Roughly half of the “normal” matter in the universe—the stuff that makes up stars, planets, and even us—exists as mere wisps of material floating in intergalactic space, according to cosmologists. But astronomers had no good way to confirm that, until now. A new study has used fast radio bursts (FRBs)—powerful millisecondslong pulses of radio waves coming from distant galaxies—to weigh intergalactic matter, and the results match up with predictions.

“Using FRBs as a probe has been an exciting prospect for a while,” says astronomer Paul Scholz of the University of Toronto, who was not involved with the work. “Now that we’ve built up a sample of local FRBs, we’re starting to be able to do this. It’s certainly exciting.”

Over the past few decades, cosmologists have compiled an inventory of the stuff that makes up the universe. Some 68% is dark energy, a mysterious force accelerating the universe’s expansion. Another 27% is clumps of dark matter that hold galaxies together. Just 5% is so-called normal matter.

Cosmologists know how much normal matter there should be; they can calculate it from how much the big bang should have produced and from the microwave ripple of this cosmic event that still echoes through space. But they can only see about half of it glowing as galaxies and dense gas clouds. The rest, a rarified, intergalactic gas of just one or two atoms in the volume of a typical office room, has been almost impossible to detect.
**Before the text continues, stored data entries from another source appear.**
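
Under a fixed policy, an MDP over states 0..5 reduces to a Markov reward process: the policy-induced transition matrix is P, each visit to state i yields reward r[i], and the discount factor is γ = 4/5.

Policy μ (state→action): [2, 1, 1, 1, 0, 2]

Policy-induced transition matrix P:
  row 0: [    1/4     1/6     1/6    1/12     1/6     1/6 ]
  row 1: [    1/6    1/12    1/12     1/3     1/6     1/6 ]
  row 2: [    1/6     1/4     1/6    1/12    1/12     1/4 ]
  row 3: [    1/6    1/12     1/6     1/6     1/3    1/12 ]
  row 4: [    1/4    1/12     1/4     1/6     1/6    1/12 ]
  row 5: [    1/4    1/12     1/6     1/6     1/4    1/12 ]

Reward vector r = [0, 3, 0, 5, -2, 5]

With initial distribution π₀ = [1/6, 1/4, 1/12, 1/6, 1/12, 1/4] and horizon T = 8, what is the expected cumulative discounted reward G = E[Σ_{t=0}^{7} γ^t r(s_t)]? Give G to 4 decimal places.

G = 7.3676

t=0: π = [0.1667, 0.2500, 0.0833, 0.1667, 0.0833, 0.2500], E[r] = 2.6667, γ^t·E[r] = 2.666667, running G = 2.666667
t=1: π = [0.2083, 0.1111, 0.1528, 0.1875, 0.2083, 0.1319], E[r] = 1.5139, γ^t·E[r] = 1.211111, running G = 3.877778
t=2: π = [0.2124, 0.1262, 0.1748, 0.1551, 0.1962, 0.1354], E[r] = 1.4387, γ^t·E[r] = 0.920741, running G = 4.798519
t=3: π = [0.2120, 0.1302, 0.1725, 0.1554, 0.1892, 0.1407], E[r] = 1.4925, γ^t·E[r] = 0.764173, running G = 5.562691
t=4: π = [0.2118, 0.1298, 0.1716, 0.1563, 0.1899, 0.1406], E[r] = 1.4940, γ^t·E[r] = 0.611937, running G = 6.174629
t=5: π = [0.2119, 0.1296, 0.1717, 0.1563, 0.1901, 0.1404], E[r] = 1.4922, γ^t·E[r] = 0.488951, running G = 6.663580
t=6: π = [0.2119, 0.1296, 0.1717, 0.1563, 0.1901, 0.1404], E[r] = 1.4921, γ^t·E[r] = 0.391142, running G = 7.054722
t=7: π = [0.2119, 0.1296, 0.1717, 0.1563, 0.1901, 0.1404], E[r] = 1.4922, γ^t·E[r] = 0.312928, running G = 7.367650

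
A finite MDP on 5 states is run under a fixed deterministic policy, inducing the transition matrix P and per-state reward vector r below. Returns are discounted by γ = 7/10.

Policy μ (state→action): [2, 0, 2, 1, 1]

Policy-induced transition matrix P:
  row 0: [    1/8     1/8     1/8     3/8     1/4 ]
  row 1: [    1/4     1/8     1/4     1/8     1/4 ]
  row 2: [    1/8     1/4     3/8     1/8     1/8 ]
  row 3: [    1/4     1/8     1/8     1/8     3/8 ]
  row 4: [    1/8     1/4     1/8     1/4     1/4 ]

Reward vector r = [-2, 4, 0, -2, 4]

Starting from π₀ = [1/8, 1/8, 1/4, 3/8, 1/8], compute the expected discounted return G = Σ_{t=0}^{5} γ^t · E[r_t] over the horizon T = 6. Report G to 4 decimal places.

t=0: π = [0.1250, 0.1250, 0.2500, 0.3750, 0.1250], E[r] = 0.0000, γ^t·E[r] = 0.000000, running G = 0.000000
t=1: π = [0.1875, 0.1719, 0.2031, 0.1719, 0.2656], E[r] = 1.0313, γ^t·E[r] = 0.721875, running G = 0.721875
t=2: π = [0.1680, 0.1836, 0.1973, 0.2051, 0.2461], E[r] = 0.9727, γ^t·E[r] = 0.476602, running G = 1.198477
t=3: π = [0.1736, 0.1804, 0.1973, 0.1978, 0.2510], E[r] = 0.9829, γ^t·E[r] = 0.337138, running G = 1.535615
t=4: π = [0.1723, 0.1810, 0.1969, 0.1998, 0.2501], E[r] = 0.9803, γ^t·E[r] = 0.235367, running G = 1.770981
t=5: π = [0.1726, 0.1809, 0.1968, 0.1993, 0.2504], E[r] = 0.9811, γ^t·E[r] = 0.164887, running G = 1.935869

G = 1.9359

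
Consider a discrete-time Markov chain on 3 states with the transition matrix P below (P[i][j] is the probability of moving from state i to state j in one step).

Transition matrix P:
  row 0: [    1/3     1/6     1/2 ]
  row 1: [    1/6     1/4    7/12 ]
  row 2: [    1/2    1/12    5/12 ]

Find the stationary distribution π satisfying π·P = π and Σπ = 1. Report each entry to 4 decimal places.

π = [0.3889, 0.1389, 0.4722]

Balance equations π_j = Σ_i π_i·P[i][j]:
  π_0 = 1/3·π_0 + 1/6·π_1 + 1/2·π_2
  π_1 = 1/6·π_0 + 1/4·π_1 + 1/12·π_2
  normalize: π_0 + π_1 + π_2 = 1
Solving the linear system gives exactly π = [7/18, 5/36, 17/36].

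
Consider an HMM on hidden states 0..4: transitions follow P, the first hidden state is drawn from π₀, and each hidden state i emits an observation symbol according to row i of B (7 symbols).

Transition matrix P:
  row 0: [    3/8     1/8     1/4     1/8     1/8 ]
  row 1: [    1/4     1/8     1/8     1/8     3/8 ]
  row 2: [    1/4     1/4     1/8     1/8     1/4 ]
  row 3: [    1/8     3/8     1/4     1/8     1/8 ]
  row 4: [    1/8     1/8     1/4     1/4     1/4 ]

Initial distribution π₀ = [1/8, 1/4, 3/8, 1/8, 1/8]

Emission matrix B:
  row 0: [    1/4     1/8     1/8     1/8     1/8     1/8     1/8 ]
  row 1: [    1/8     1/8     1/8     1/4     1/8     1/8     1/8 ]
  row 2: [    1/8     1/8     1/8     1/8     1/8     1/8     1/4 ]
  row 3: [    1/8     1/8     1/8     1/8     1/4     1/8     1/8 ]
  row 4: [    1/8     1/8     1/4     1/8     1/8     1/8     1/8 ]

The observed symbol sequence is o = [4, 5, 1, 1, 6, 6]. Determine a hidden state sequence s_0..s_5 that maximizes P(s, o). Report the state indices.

t=0: δ = [1.562e-02, 3.125e-02, 4.688e-02, 3.125e-02, 1.562e-02]  (obs o_0=4)
t=1: δ = [1.465e-03, 1.465e-03, 9.766e-04, 7.324e-04, 1.465e-03]  ψ = [2, 2, 3, 2, 1]  (obs o_1=5)
t=2: δ = [6.866e-05, 3.433e-05, 4.578e-05, 4.578e-05, 6.866e-05]  ψ = [0, 3, 0, 4, 1]  (obs o_2=1)
t=3: δ = [3.219e-06, 2.146e-06, 2.146e-06, 2.146e-06, 2.146e-06]  ψ = [0, 3, 0, 4, 4]  (obs o_3=1)
t=4: δ = [1.509e-07, 1.006e-07, 2.012e-07, 6.706e-08, 1.006e-07]  ψ = [0, 3, 0, 4, 1]  (obs o_4=6)
t=5: δ = [7.072e-09, 6.286e-09, 9.430e-09, 3.143e-09, 6.286e-09]  ψ = [0, 2, 0, 2, 2]  (obs o_5=6)
backtrack: best end state = 2; path = [2, 0, 0, 0, 0, 2]

path = [2, 0, 0, 0, 0, 2]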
That was until the first FRB burst on the scene in 2007. Because these sporadic blasts are so bright and short, FRBs were originally thought to come from an instrumental glitch, or a source on Earth. (Some early “FRBs” were found to come from a microwave oven at an observatory.) But as detections of FRBs piled up, astronomers realized they were coming from distant corners of the universe. Pinpointing them was difficult because of their rarity: Observers had to be pointing in the exact right direction to catch one, and they wouldn’t have time to focus other scopes on the source. These days, telescopes that view large portions of the sky continuously are bagging more FRBs.

FRBs revealed their distant origins through a phenomenon known as dispersion. An FRB pulse begins as a range of bunched-up frequencies, but as it travels, “it feels every electron along its path,” says astronomer Sarah Burke-Spolaor of West Virginia University, who was not involved with the work. Low frequencies experience more drag from electrons than high ones, so when the pulse reaches a radio telescope on Earth, low frequencies lag behind. The amount of lag tells astronomers how many electrons the pulse has traveled through, which can be correlated to the total amount of matter.

The technique can reveal the density of matter across the cosmos, but only if the distance to the FRB’s source is known. Up until recently, only a handful of FRB sources have been pinpointed—either because they happened to be one of the rare, repeating FRBs, or because they were spotted with a telescope array that could focus multiple instruments on the source galaxy. Today in Nature, a team of astronomers report the discovery of four new FRBs with known source galaxies, identified with the Australian Square Kilometre Array Pathfinder (ASKAP), an array of 36 radio dishes in Western Australia.

Using those and one of the previously pinpointed FRBs, scientists calculated the density of normal matter across a large swath of the local universe. The researchers found that, if extrapolated across the universe, there was enough normal matter to account for the half that was missing, in line with theoretical predictions.

“To see how well the FRB experiment is working with even a small sample was both surprising and gratifying,” says team member Xavier Prochaska of the University of California’s Lick Observatory. “It checks off this fundamental aspect of cosmology. Crisis averted!”

The FRB technique could also be used to map variations in matter density across the universe. That could help theorists understand how matter clumps together into the “cosmic web,” the network of galaxy clusters strung across the universe. So far, astronomers can see the glowing galaxies that make up the web, but not the gas between them. The ASKAP researchers hope to build up a collection of about 100 FRBs with known sources over the next year, so they will know not just that the normal matter is there, but exactly where it is hiding.